Apenas tem um número, que, aliás, vai sucessivamente engrossando à medida que o
desastre se vai tomando cada dia mais nítido: 1,3 mil milhões, 4 mil milhões,
6,5 mil milhões. Cada nova previsão falhada, cada novo erro de avaliação por
ele cometido, tem como consequência, não um pedido de desculpas ou a promessa
de se render e arrepiar caminho, mas antes a ameaça de mais e mais sacrifícios
sobre uma economia e um povo exauridos. Afinal, anuncia ele agora, a recessão
não vai inverter-se no final deste ano, como previra, mas só lá para 2015 ou 16;
afinal, o "desemprego ainda vai subir antes de começar a descer"
daqui a uns dois anos, talvez; afinal, a "sustentabilidade das contas
públicas", que nos diziam iminentemente assegurada, vai exigir sacrifícios
"para uma geração". Mas o que mais me choca ainda é o tom nonchalant
com que debita as novas ameaças, como se, milhão a mais milhão ou a menos, dois
anos a mais ou dois anos a menos, não fizesse grande diferença nas vidas
concretas de gente concreta, destruídas a mando da sua incompetência.

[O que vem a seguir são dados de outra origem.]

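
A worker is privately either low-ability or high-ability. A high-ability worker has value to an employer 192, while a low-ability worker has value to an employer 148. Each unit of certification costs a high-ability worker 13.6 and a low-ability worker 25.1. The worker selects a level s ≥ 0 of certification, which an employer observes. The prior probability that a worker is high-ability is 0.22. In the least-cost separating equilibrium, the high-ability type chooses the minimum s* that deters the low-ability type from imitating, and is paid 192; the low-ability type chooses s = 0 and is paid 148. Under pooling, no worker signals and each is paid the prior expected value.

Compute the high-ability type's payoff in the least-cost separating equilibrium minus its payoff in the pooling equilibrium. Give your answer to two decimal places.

10.48

Least-cost separating signal: s* solves 148 = 192 − 25.1·s*, so s* = (192 − 148)/25.1 ≈ 1.7530.
High-ability type's separating payoff: 192 − 13.6 × s* = 192 − 13.6 × (192 − 148)/25.1 = 192 − 598.4/25.1 ≈ 168.1594.
Pooling payoff: 0.22 × 192 + 0.78 × 148 = 157.68.
Difference: 168.1594 − 157.68 = 10.4794, i.e. 10.48 to two decimal places.
The high-ability type prefers to separate.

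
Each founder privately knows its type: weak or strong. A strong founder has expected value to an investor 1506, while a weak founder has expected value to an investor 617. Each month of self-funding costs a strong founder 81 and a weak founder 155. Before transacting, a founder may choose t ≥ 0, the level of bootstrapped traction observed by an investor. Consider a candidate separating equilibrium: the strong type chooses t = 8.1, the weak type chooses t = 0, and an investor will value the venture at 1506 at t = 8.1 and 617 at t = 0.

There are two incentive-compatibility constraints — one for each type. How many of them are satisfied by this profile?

2

Strong type: signal → 1506 − 81 × 8.1 = 849.9; deviate to 0 → 617. IC holds (849.9 ≥ 617).
Weak type: stay at 0 → 617; mimic → 1506 − 155 × 8.1 = 250.5. IC holds (617 ≥ 250.5).
2 of 2 constraints hold, so this is a separating equilibrium.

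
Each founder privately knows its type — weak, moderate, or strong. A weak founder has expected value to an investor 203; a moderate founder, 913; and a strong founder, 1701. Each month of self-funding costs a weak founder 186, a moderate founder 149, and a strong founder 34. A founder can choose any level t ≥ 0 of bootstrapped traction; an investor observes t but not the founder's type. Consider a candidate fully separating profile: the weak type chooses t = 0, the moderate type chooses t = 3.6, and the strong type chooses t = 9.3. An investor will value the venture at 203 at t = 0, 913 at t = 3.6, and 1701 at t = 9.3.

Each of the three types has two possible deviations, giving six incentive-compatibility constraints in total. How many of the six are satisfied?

Strong (own payoff 1701 − 34×9.3 = 1384.8): to t=0 gives 203 → no gain ✓; to t=3.6 gives 913 − 34×3.6 = 790.6 → no gain ✓.
Moderate (own payoff 913 − 149×3.6 = 376.6): to t=0 gives 203 → no gain ✓; to t=9.3 gives 1701 − 149×9.3 = 315.3 → no gain ✓.
Weak (own payoff 203): to t=3.6 gives 913 − 186×3.6 = 243.4 → profitable ✗; to t=9.3 gives 1701 − 186×9.3 = -28.8 → no gain ✓.
5 of the 6 constraints hold; not an equilibrium.

5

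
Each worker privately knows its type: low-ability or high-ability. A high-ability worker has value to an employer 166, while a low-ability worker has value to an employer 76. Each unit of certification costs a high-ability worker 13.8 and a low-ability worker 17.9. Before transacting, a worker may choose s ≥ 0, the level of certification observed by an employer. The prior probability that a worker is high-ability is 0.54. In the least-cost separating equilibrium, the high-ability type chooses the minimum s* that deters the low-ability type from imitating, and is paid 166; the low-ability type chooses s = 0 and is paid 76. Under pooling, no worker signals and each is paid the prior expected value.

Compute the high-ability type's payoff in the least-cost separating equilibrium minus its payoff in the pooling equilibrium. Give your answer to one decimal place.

-28.0

Least-cost separating signal: s* solves 76 = 166 − 17.9·s*, so s* = (166 − 76)/17.9 ≈ 5.0279.
High-ability type's separating payoff: 166 − 13.8 × s* = 166 − 13.8 × (166 − 76)/17.9 = 166 − 1242/17.9 ≈ 96.615.
Pooling payoff: 0.54 × 166 + 0.46 × 76 = 124.6.
Difference: 96.615 − 124.6 = -27.985, i.e. -28.0 to one decimal place.
The high-ability type would prefer the pooling outcome.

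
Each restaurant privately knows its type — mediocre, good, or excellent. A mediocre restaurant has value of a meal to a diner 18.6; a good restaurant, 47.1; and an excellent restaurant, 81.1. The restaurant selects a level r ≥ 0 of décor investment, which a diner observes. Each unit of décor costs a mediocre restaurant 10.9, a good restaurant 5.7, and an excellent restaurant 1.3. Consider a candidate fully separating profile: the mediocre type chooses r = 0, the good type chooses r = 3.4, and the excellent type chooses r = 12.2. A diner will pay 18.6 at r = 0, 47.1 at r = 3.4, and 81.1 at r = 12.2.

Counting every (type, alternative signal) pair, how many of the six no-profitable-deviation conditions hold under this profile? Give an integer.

6

Excellent (own payoff 81.1 − 1.3×12.2 = 65.24): to r=0 gives 18.6 → no gain ✓; to r=3.4 gives 47.1 − 1.3×3.4 = 42.68 → no gain ✓.
Mediocre (own payoff 18.6): to r=3.4 gives 47.1 − 10.9×3.4 = 10.04 → no gain ✓; to r=12.2 gives 81.1 − 10.9×12.2 = -51.88 → no gain ✓.
Good (own payoff 47.1 − 5.7×3.4 = 27.72): to r=0 gives 18.6 → no gain ✓; to r=12.2 gives 81.1 − 5.7×12.2 = 11.56 → no gain ✓.
6 of the 6 constraints hold; this profile is a separating equilibrium.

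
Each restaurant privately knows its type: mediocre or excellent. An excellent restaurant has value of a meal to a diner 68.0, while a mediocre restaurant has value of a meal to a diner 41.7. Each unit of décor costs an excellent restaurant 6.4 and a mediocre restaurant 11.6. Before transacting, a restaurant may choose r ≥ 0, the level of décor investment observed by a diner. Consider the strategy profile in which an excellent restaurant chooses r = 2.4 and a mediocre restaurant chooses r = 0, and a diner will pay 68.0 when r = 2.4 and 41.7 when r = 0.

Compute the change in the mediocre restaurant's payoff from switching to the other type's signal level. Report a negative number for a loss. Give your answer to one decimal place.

Playing r = 0 the mediocre restaurant receives 41.7.
Deviating to r = 2.4 brings payment 68.0 at cost 11.6 × 2.4 = 27.84, netting 40.16.
Gain from deviating: 40.16 − 41.7 = -1.54, i.e. -1.5 to one decimal place.
The gain is negative, so the mediocre type's incentive-compatibility constraint is satisfied.

-1.5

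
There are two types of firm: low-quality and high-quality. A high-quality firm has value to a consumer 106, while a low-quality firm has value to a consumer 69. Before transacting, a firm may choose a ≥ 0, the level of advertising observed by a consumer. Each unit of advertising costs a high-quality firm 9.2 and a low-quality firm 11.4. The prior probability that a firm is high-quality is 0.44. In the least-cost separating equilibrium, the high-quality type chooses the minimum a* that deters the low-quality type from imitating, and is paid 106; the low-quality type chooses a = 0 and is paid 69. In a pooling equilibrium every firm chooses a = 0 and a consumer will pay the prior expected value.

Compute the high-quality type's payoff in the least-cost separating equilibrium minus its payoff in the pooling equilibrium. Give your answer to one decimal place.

-9.1

Least-cost separating signal: a* solves 69 = 106 − 11.4·a*, so a* = (106 − 69)/11.4 ≈ 3.2456.
High-quality type's separating payoff: 106 − 9.2 × a* = 106 − 9.2 × (106 − 69)/11.4 = 106 − 340.4/11.4 ≈ 76.140.
Pooling payoff: 0.44 × 106 + 0.56 × 69 = 85.28.
Difference: 76.140 − 85.28 = -9.14, i.e. -9.1 to one decimal place.
The high-quality type would prefer the pooling outcome.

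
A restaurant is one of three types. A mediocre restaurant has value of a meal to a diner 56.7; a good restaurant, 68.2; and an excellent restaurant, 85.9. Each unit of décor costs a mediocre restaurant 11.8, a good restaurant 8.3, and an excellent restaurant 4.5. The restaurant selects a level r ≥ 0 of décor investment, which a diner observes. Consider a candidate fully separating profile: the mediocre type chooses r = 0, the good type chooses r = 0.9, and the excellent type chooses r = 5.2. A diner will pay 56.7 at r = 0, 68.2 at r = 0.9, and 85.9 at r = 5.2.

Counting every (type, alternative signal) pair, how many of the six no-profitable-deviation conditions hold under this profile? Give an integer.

4

Excellent (own payoff 85.9 − 4.5×5.2 = 62.5): to r=0 gives 56.7 → no gain ✓; to r=0.9 gives 68.2 − 4.5×0.9 = 64.15 → profitable ✗.
Mediocre (own payoff 56.7): to r=0.9 gives 68.2 − 11.8×0.9 = 57.58 → profitable ✗; to r=5.2 gives 85.9 − 11.8×5.2 = 24.54 → no gain ✓.
Good (own payoff 68.2 − 8.3×0.9 = 60.73): to r=0 gives 56.7 → no gain ✓; to r=5.2 gives 85.9 − 8.3×5.2 = 42.74 → no gain ✓.
4 of the 6 constraints hold; not an equilibrium.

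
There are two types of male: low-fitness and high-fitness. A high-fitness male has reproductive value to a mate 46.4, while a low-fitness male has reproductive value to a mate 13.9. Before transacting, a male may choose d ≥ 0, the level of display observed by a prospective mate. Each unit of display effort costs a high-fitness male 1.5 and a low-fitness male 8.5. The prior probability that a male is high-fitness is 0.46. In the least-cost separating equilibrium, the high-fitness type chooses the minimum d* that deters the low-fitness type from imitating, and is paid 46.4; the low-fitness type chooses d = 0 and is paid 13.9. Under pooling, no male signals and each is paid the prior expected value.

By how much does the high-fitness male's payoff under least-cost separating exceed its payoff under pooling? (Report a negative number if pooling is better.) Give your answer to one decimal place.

11.8

Least-cost separating signal: d* solves 13.9 = 46.4 − 8.5·d*, so d* = (46.4 − 13.9)/8.5 ≈ 3.8235.
High-fitness type's separating payoff: 46.4 − 1.5 × d* = 46.4 − 1.5 × (46.4 − 13.9)/8.5 = 46.4 − 48.75/8.5 ≈ 40.665.
Pooling payoff: 0.46 × 46.4 + 0.54 × 13.9 = 28.85.
Difference: 40.665 − 28.85 = 11.815, i.e. 11.8 to one decimal place.
The high-fitness type prefers to separate.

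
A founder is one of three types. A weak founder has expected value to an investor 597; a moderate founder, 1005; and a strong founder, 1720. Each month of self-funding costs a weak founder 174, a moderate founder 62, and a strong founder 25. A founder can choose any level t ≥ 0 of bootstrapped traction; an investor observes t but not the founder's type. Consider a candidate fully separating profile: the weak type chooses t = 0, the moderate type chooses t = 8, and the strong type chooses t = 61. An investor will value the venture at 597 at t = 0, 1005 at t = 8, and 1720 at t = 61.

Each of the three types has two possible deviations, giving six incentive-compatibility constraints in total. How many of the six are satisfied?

3

Weak (own payoff 597): to t=8 gives 1005 − 174×8 = -387 → no gain ✓; to t=61 gives 1720 − 174×61 = -8894 → no gain ✓.
Moderate (own payoff 1005 − 62×8 = 509): to t=0 gives 597 → profitable ✗; to t=61 gives 1720 − 62×61 = -2062 → no gain ✓.
Strong (own payoff 1720 − 25×61 = 195): to t=0 gives 597 → profitable ✗; to t=8 gives 1005 − 25×8 = 805 → profitable ✗.
3 of the 6 constraints hold; not an equilibrium.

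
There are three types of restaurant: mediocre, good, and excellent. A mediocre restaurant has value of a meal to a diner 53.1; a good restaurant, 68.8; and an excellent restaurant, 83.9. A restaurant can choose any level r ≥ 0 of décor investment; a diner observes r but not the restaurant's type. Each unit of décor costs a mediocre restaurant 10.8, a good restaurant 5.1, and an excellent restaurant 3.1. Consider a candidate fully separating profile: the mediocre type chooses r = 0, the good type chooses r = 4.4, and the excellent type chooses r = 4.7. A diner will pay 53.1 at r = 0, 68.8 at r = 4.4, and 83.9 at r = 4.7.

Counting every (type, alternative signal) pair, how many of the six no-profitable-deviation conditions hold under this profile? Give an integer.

4

Mediocre (own payoff 53.1): to r=4.4 gives 68.8 − 10.8×4.4 = 21.28 → no gain ✓; to r=4.7 gives 83.9 − 10.8×4.7 = 33.14 → no gain ✓.
Excellent (own payoff 83.9 − 3.1×4.7 = 69.33): to r=0 gives 53.1 → no gain ✓; to r=4.4 gives 68.8 − 3.1×4.4 = 55.16 → no gain ✓.
Good (own payoff 68.8 − 5.1×4.4 = 46.36): to r=0 gives 53.1 → profitable ✗; to r=4.7 gives 83.9 − 5.1×4.7 = 59.93 → profitable ✗.
4 of the 6 constraints hold; not an equilibrium.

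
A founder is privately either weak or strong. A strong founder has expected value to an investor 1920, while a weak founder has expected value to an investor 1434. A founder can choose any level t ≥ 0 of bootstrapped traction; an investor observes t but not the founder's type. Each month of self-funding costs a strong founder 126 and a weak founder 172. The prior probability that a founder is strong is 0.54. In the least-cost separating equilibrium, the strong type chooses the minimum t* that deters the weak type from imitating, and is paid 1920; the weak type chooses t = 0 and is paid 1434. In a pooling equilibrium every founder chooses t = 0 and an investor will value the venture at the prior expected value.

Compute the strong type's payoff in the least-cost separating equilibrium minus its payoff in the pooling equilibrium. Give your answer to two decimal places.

-132.46

Least-cost separating signal: t* solves 1434 = 1920 − 172·t*, so t* = (1920 − 1434)/172 ≈ 2.8256.
Strong type's separating payoff: 1920 − 126 × t* = 1920 − 126 × (1920 − 1434)/172 = 1920 − 61236/172 ≈ 1563.9767.
Pooling payoff: 0.54 × 1920 + 0.46 × 1434 = 1696.44.
Difference: 1563.9767 − 1696.44 = -132.4633, i.e. -132.46 to two decimal places.
The strong type would prefer the pooling outcome.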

Sim, incompetência: porque o mais extraordinário de tudo é pensar que
Vítor Gaspar impôs ao país uma política de austeridade suicida que o conduziu a
uma das maiores recessões da sua história e sem fim à vista e, em troca, não
conseguiu as duas que ele e os demais profetas da sua seita de fanáticos
juravam ir alcançar sobre as ruínas do país: nem fez a reforma do Estado nem
controlou o crescimento da dívida pública — pelo contrário, perdeu-lhe o
controlo. Mas para onde foram então os 24.000 milhões de euros que as políticas
de austeridade de Vítor Gaspar roubaram à economia, às empresas e aos
trabalhadores e pensionistas, nestes dois anos? Sumiram-se para onde, serviram
para quê?
Incompetência, porque tudo aquilo que Vítor Gaspar sabe fazer e faz,
qualquer merceeiro, sem ofensa, sabe fazer: contas de somar e subtrair. Agora,
faltam-lhe 6,5 mil milhões? É fácil de resolver, basta agarrar numa caneta e
num papel.
Ora, vejamos: conta de subtrair — tiram-se 2 mil milhões aos
pensionistas e 3 mil milhões aos salários dos funcionários públicos. Temos 5
mil milhões, faltam 1,5.
Conta de somar: aumenta-se o IRS (o único imposto que ainda garante
retomo acrescido na receita fiscal). Aí estão os 6,5 mil milhões — a
"reforma do Estado". Mas alguém lembra então a Gaspar que isto vai
significar menos consumo privado e que menos consumo significa mais falências,
mais desemprego, mais subsídios de desemprego a pagar. Contrariado, Gaspar
volta a agarrar na caneta e desenha nova "medida de estratégia
orçamental", ou seja, nova conta de subtrair: tira-se meio milhão às
verbas do subsídio de desemprego. E quando alguém lembra ao ministro que o
subsídio de desemprego já foi reduzido na sua duração a um paliativo mínimo e
as suas regras de acesso, de tão restritivas que são, apenas abrangem 45% dos
desempregados, Gaspar responde: "Então, por isso mesmo, e, aliás, em
obediência ao princípio da igualdade, diminui-se a prestação aos que a
têm".
É assim que Vítor Gaspar governa o país, perante a aquiescência do
primeiro-ministro e a cumplicidade do Presidente da República. Eles sustentam
que tudo fará sentido e valerá a pena no dia em que Portugal regressar aos
mercados.
Não é um sonho, é um delírio: quanto mais o PIB cai mais sobe a dívida
pública, calculada em percentagem do PIB. E, quando olharem para nós, sem a
"protecção" da troika, o que irão os mercados ver? Um país em
recessão permanente, com a dívida sempre a subir e governado por Passos Coelho
e Vítor Gaspar. Em que filme de aventuras é que eles aprenderam que um país
assim é salvo por filantropos? Não, Gaspar não nos vai levar de volta aos
mercados, a não ser em condições de estertor final; ele vai é levar-nos de
volta a um novo resgate. E esse vai fazer-nos retroceder cem anos.’